Plastics that find their way into the ocean, you know destroying life underwater. The main reason why I draw that is because plastics on its own takes a long time to decay. It also causes environmental pollution, thereby releasing gas, methane, into the air, into the atmosphere, which also causes ozone layer depletion.
So the main reason I drew that is to provide a solution to climate change. And those children exhibiting the art of showing care and concern for our environment. By picking up plastic waste for recycling, thank you very much”.

“My name is Adams David emmanuel, I am 12 years old. The reason why i drew that is to show is to show how the ships blow gases into the atmosphere which we humans call chlorophyll cables, thereby breaking the ozone layers bit by bit, and if this continues by the year 2050 the ozone layers will be destroyed completely, and the ultra rays of the sun will fall upon us, example, like bush burning and skin burning. The reason why I drew that is to show the effects and causes of of climate change in our environments, and the and the message i’m trying to tell us humans is that we should reduce our use of floral carpets in the environment”.

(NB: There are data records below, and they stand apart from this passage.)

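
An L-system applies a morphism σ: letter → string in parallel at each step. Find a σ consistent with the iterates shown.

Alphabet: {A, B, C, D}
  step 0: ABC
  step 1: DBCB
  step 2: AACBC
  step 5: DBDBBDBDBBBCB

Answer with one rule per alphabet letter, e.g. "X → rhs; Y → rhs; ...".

  step 1 ⇒ step 2: DBCB ⇒ AA·C·B·C
    B ↦ C
    C ↦ B
    D ↦ AA
  step 0 ⇒ step 1: ABC ⇒ DB·C·B
    A ↦ DB

A->DB, B->C, C->B, D->AA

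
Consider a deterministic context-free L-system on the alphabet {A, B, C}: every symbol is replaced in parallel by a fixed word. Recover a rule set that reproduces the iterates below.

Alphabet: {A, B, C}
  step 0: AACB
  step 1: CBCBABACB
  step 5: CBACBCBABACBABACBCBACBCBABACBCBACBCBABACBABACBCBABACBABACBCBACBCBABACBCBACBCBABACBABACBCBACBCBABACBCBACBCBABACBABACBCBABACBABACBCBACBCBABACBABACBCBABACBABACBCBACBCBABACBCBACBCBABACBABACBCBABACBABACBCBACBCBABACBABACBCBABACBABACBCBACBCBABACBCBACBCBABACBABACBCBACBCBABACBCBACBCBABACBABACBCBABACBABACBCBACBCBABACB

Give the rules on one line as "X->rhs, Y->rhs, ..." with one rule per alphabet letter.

A->CB, B->ACB, C->AB

  step 0 ⇒ step 1: AACB ⇒ CB·CB·AB·ACB
    A ↦ CB
    B ↦ ACB
    C ↦ AB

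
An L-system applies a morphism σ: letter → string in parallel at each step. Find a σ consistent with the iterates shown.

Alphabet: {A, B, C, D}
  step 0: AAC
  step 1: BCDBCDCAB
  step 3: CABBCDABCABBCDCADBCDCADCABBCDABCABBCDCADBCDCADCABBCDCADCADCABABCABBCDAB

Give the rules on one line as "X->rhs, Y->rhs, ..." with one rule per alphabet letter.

  step 0 ⇒ step 1: AAC ⇒ BCD·BCD·CAB
    A ↦ BCD
    C ↦ CAB
    B ↦ CAD  (constrained at step 1)
    D ↦ AB  (constrained at step 1)

A->BCD, B->CAD, C->CAB, D->AB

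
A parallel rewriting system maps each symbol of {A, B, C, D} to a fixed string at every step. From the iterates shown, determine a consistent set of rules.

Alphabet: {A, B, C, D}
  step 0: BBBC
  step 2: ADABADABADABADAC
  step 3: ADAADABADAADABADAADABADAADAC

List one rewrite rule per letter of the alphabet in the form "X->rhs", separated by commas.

A->AD, B->AB, C->AC, D->A

  step 2 ⇒ step 3: ADABADABADABADAC ⇒ AD·A·AD·AB·AD·A·AD·AB·AD·A·AD·AB·AD·A·AD·AC
    A ↦ AD
    B ↦ AB
    C ↦ AC
    D ↦ A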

“My name is Vera Adediran from Brainyville International School. Today we created so many arts to come and exhibit it here in this competition. And I made a beautiful art on earth that was divided into two equal parts. One part was talking about the elements of nature, such as trees, vegetation, land, water, and the sun.
But when man activities come into place, they begin to cut down trees, which means deforestation.
And they also begin to build factories, which their exhaust goes into the air and pollutes it, leading to air pollution. Secondly, the carbon monoxide from the cars and canoes pollutes the air, which means people will not be able to breathe very well, they will be asthmatic, and they will have lung diseases”.

“My name is Nicole Orbih from Brainyville International School, I am eight years old. I made elements of nature such as the sun, clouds, birds, raindrops, the river, and sea animals. When the sun gets too hot it can cause drought or make the grass turn into a different color such as yellow and brown. The sun also causes evaporation”.

Meanwhile, the stakeholders called for a concerted and. collaborative efforts towards ending factors that promote climate in the world.